Bearbeitungsgebühren bei Unternehmerdarlehen – Fotolia.de – © nmann77

Worum geht es?

Dass Banken über Jahre zu Unrecht Bearbeitungsgebühren von Verbrauchern bei Abschluss von Darlehensverträgen vereinnahmt haben, wissen wir seit den Urteilen des BGH vom 13. Mai 2014 (Az. XI ZR 170/13 sowie XI ZR 405/12). Der BGH führte damals aus, dass die Kreditvergabe im ureigenen Interesse einer Bank liege und die damit verbundenen Kosten nicht auf den Kunden abgewälzt werden dürfen. Doch nicht nur Verbraucher, auch Unternehmer sind regelmäßig darauf angewiesen, Darlehen aufzunehmen – oftmals in nicht geringer Höhe. Auch in solchen Fällen haben Banken in der Vergangenheit kräftig zugelangt und Bearbeitungsgebühren teilweise im hohen fünfstelligen Bereich von ihren Kunden einbehalten. In der land- und oberlandesgerichtlichen Rechtsprechung ist die Frage, ob Bearbeitungsgebühren bei Unternehmerdarlehen zurückgefordert werden können, bislang heillos umstritten.

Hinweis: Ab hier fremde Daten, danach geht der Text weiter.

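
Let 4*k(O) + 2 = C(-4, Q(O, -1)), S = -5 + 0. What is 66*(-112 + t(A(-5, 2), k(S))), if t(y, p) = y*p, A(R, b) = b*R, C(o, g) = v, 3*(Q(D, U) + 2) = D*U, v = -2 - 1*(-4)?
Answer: -7392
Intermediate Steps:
v = 2 (v = -2 + 4 = 2)
S = -5
Q(D, U) = -2 + D*U/3 (Q(D, U) = -2 + (D*U)/3 = -2 + D*U/3)
C(o, g) = 2
k(O) = 0 (k(O) = -½ + (¼)*2 = -½ + ½ = 0)
A(R, b) = R*b
t(y, p) = p*y
66*(-112 + t(A(-5, 2), k(S))) = 66*(-112 + 0*(-5*2)) = 66*(-112 + 0*(-10)) = 66*(-112 + 0) = 66*(-112) = -7392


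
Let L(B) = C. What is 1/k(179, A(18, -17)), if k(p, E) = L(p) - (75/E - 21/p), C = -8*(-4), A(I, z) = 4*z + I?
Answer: 358/12035 ≈ 0.029747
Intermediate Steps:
A(I, z) = I + 4*z
C = 32
L(B) = 32
k(p, E) = 32 - 75/E + 21/p (k(p, E) = 32 - (75/E - 21/p) = 32 - (-21/p + 75/E) = 32 + (-75/E + 21/p) = 32 - 75/E + 21/p)
1/k(179, A(18, -17)) = 1/(32 - 75/(18 + 4*(-17)) + 21/179) = 1/(32 - 75/(18 - 68) + 21*(1/179)) = 1/(32 - 75/(-50) + 21/179) = 1/(32 - 75*(-1/50) + 21/179) = 1/(32 + 3/2 + 21/179) = 1/(12035/358) = 358/12035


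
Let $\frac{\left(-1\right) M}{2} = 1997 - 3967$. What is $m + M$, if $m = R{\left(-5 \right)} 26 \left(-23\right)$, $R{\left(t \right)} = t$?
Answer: $6930$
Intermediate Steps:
$M = 3940$ ($M = - 2 \left(1997 - 3967\right) = \left(-2\right) \left(-1970\right) = 3940$)
$m = 2990$ ($m = \left(-5\right) 26 \left(-23\right) = \left(-130\right) \left(-23\right) = 2990$)
$m + M = 2990 + 3940 = 6930$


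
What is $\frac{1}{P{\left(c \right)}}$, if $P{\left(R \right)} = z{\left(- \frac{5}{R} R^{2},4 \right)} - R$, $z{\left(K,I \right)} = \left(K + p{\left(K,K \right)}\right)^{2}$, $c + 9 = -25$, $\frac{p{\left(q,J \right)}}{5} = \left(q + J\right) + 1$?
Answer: $\frac{1}{3515659} \approx 2.8444 \cdot 10^{-7}$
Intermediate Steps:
$p{\left(q,J \right)} = 5 + 5 J + 5 q$ ($p{\left(q,J \right)} = 5 \left(\left(q + J\right) + 1\right) = 5 \left(\left(J + q\right) + 1\right) = 5 \left(1 + J + q\right) = 5 + 5 J + 5 q$)
$c = -34$ ($c = -9 - 25 = -34$)
$z{\left(K,I \right)} = \left(5 + 11 K\right)^{2}$ ($z{\left(K,I \right)} = \left(K + \left(5 + 5 K + 5 K\right)\right)^{2} = \left(K + \left(5 + 10 K\right)\right)^{2} = \left(5 + 11 K\right)^{2}$)
$P{\left(R \right)} = \left(5 - 55 R\right)^{2} - R$ ($P{\left(R \right)} = \left(5 + 11 - \frac{5}{R} R^{2}\right)^{2} - R = \left(5 + 11 \left(- 5 R\right)\right)^{2} - R = \left(5 - 55 R\right)^{2} - R$)
$\frac{1}{P{\left(c \right)}} = \frac{1}{\left(-1\right) \left(-34\right) + 25 \left(-1 + 11 \left(-34\right)\right)^{2}} = \frac{1}{34 + 25 \left(-1 - 374\right)^{2}} = \frac{1}{34 + 25 \left(-375\right)^{2}} = \frac{1}{34 + 25 \cdot 140625} = \frac{1}{34 + 3515625} = \frac{1}{3515659}$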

Das Amtsgericht Nürnberg entschied als eines der ersten Gerichte bereits im Jahre 2013 zu Gunsten der Unternehmer und führte aus, dass „ein Gewerbetreibender durch die Vereinbarung eines Bearbeitungsentgeltes in gleicher Weise wie ein Verbraucher unangemessen benachteiligt ist. Der Grundgedanke, dass für Tätigkeiten, die im eigenen Interesse [der Bank] liegen, kein gesondertes Entgelt verlangt werden kann, gilt für einen Unternehmer gleichermaßen wie für Verbraucher.“ Auch urteilten etwa das OLG Celle Ende 2015 sowie das OLG Frankfurt/Main – in bankenrechtlicher Hinsicht ein Schwergewicht – Ende Februar 2016, dass die Rechtsprechung des BGH, nach der eine Bestimmung über ein Bearbeitungsentgelt in einem Verbraucherdarlehensvertrag unwirksam sei, auf Bearbeitungsgebühren für ein Darlehen an ein Unternehmen übertragen werden könne.

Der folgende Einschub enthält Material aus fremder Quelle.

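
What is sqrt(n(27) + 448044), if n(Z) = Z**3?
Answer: sqrt(467727) ≈ 683.91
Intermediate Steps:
sqrt(n(27) + 448044) = sqrt(27**3 + 448044) = sqrt(19683 + 448044) = sqrt(467727)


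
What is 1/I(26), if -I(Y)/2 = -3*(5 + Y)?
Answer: 1/186 ≈ 0.0053763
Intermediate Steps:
I(Y) = 30 + 6*Y (I(Y) = -(-6)*(5 + Y) = -2*(-15 - 3*Y) = 30 + 6*Y)
1/I(26) = 1/(30 + 6*26) = 1/(30 + 156) = 1/186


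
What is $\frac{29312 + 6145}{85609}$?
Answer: $\frac{35457}{85609} \approx 0.41417$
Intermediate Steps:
$\frac{29312 + 6145}{85609} = 35457 \cdot \frac{1}{85609} = \frac{35457}{85609}$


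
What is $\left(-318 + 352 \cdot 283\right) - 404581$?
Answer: $-305283$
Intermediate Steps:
$\left(-318 + 352 \cdot 283\right) - 404581 = \left(-318 + 99616\right) - 404581 = 99298 - 404581 = -305283$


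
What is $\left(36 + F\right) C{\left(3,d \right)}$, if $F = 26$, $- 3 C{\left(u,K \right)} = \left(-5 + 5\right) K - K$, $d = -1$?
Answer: $- \frac{62}{3} \approx -20.667$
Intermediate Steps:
$C{\left(u,K \right)} = \frac{K}{3}$ ($C{\left(u,K \right)} = - \frac{\left(-5 + 5\right) K - K}{3} = - \frac{0 K - K}{3} = - \frac{0 - K}{3} = - \frac{\left(-1\right) K}{3} = \frac{K}{3}$)
$\left(36 + F\right) C{\left(3,d \right)} = \left(36 + 26\right) \frac{1}{3} \left(-1\right) = 62 \left(- \frac{1}{3}\right) = - \frac{62}{3}$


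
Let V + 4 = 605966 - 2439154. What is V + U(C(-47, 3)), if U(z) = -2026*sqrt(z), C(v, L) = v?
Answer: -1833192 - 2026*I*sqrt(47) ≈ -1.8332e+6 - 13890.0*I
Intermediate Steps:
V = -1833192 (V = -4 + (605966 - 2439154) = -4 - 1833188 = -1833192)
V + U(C(-47, 3)) = -1833192 - 2026*I*sqrt(47)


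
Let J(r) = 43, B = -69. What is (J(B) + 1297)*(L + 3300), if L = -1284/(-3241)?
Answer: 14333422560/3241 ≈ 4.4225e+6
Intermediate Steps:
L = 1284/3241 (L = -1284*(-1/3241) = 1284/3241 ≈ 0.39617)
(J(B) + 1297)*(L + 3300) = (43 + 1297)*(1284/3241 + 3300) = 1340*(10696584/3241) = 14333422560/3241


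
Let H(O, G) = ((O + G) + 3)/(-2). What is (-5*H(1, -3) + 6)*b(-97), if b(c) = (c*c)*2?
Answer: 159953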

Dieser Ansicht widersprachen jedoch die Oberlandesgerichte Hamburg und Dresden und verneinten eine Rückforderbarkeit. Sie begründen ihre Auffassung unter anderem damit, dass die Kostenkalkulation zum Kerngeschäft einer jeden kaufmännischen Tätigkeit gehöre, der Unternehmer im Gegensatz zum Verbraucher also weniger schutzwürdig sei.

Wer ist „Unternehmer“ im Sinne des Gesetzes?

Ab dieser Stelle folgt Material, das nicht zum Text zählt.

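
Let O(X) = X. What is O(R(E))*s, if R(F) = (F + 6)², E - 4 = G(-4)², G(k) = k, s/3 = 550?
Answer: 1115400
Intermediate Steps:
s = 1650 (s = 3*550 = 1650)
E = 20 (E = 4 + (-4)² = 4 + 16 = 20)
R(F) = (6 + F)²
O(R(E))*s = (6 + 20)²*1650 = 26²*1650 = 676*1650 = 1115400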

Betroffen von der anstehenden Verhandlung beim BGH sind Unternehmen bzw. unternehmerisch handelnde Personen. Als Unternehmer definiert § 14 des Bürgerlichen Gesetzbuches (BGB) jede natürliche oder juristische Person (z.B. eingetragene Vereine, GmbH, AG) oder rechtsfähige Personengesellschaften (OHG, KG, GbR), die bei Abschluss eines Rechtsgeschäftes in Ausübung ihrer gewerblichen oder selbständigen beruflichen Tätigkeit handeln. Die Eigenschaft, unternehmerisch zu handeln, ergibt sich also entscheidend aus dem Zweck des Handelns: Ein Handeln erfolgt „in Ausübung“ einer gewerblichen Tätigkeit, wenn es seinem objektiven Erscheinungsbild nach im weitesten Sinne gewerblichen oder beruflichen Zwecken zuzurechnen ist.

Ein Unternehmerdarlehen liegt somit immer dann vor, wenn die Aufnahme des Darlehens gerade im Zusammenhang mit der ausgeübten unternehmerischen Tätigkeit erfolgt und nicht lediglich privaten Zwecken dient. Die Bandbreite der Personen, die von dem Verfahrensausgang betroffen sind, scheint unendlich und umfasst beispielsweise Handwerker, Landwirte, Rechtsanwälte und Ärzte, wenn diese ein Darlehen etwa für die Gründung einer eigenen Praxis aufgenommen haben.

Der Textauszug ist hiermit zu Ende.